Legora’s platform is focused on integrating into client workflows, is currently used by 800 law firms and legal teams, and has attracted attention from investors. The Series D was led by Accel, with participation from existing investors Benchmark, Bessemer, General Catalyst, ICONIQ, Redpoint Ventures, and Y Combinator. Additional new backers include Alkeon Capital, Bain Capital, Firstmark Capital, Menlo Ventures, Salesforce Ventures, Sands Capital, and Starwood Capital.

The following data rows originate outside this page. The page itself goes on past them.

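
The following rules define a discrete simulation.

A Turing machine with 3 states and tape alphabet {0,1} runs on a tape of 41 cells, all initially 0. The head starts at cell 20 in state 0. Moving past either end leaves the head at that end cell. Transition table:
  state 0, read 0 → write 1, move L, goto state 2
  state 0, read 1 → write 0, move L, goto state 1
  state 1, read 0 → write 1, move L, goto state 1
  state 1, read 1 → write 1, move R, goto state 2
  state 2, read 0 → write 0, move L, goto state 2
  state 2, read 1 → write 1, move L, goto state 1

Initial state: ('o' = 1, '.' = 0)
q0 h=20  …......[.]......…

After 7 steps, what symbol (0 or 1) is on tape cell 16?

t=0: q0 h=20  …......[.]......…
t=1: q2 h=19  …......[.]o.....…
t=2: q2 h=18  …......[.].o....…
t=3: q2 h=17  …......[.]..o...…
t=4: q2 h=16  …......[.]...o..…
t=5: q2 h=15  …......[.]....o.…
t=6: q2 h=14  …......[.].....o…
t=7: q2 h=13  …......[.]......…

0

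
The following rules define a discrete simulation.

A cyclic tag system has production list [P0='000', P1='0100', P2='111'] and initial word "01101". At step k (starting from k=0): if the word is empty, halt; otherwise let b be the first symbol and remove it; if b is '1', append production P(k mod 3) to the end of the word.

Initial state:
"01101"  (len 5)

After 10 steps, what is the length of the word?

t=0: "01101"  (len 5)
t=1: "1101"  (len 4)
t=2: "1010100"  (len 7)
t=3: "010100111"  (len 9)
t=4: "10100111"  (len 8)
t=5: "01001110100"  (len 11)
t=6: "1001110100"  (len 10)
t=7: "001110100000"  (len 12)
t=8: "01110100000"  (len 11)
t=9: "1110100000"  (len 10)
t=10: "110100000000"  (len 12)

12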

There are other signs that investors are bullish on AI legal tech. Regola’s Series D and soaring valuation comes just months after it led a $150 million Series C round in October 2025 at a valuation of $1.8 billion. Competitor Harvey, backed by a16z, is already valued at $8 billion and is now reportedly aiming to raise at an $11 billion valuation. Dealroom says it’s on about the same trajectory in terms of revenue.
Both have global reach. Harvey is pushing hard into Europe, and Legola is heading in the opposite direction. The startup, formerly known as Judilica and then Leya, is an alumnus of Stockholm’s SSE Business Lab, known as a breeding ground for unicorns. However, after joining YC’s Winter 2024 batch, Regola, now headquartered in New York, is keen to continue its growth in the US market, which has exceeded expectations from Europe.
“It’s 9 to 1 in terms of litigation costs,” Junestrand joked to the Tecarena audience. “It turns out Americans like to sue each other more than Europeans.” But the team is growing globally, going from 40 to 400 team members in the past year, according to a press release.
In addition to New York and Stockholm, Legora has offices in Bangalore, London, and Sydney, with additional offices planned in the future. In addition to its Series D, Regola announced that it will open offices in Houston and Chicago, and plans to open additional local hubs and expand its total U.S. office workforce to more than 300 employees by the end of 2026.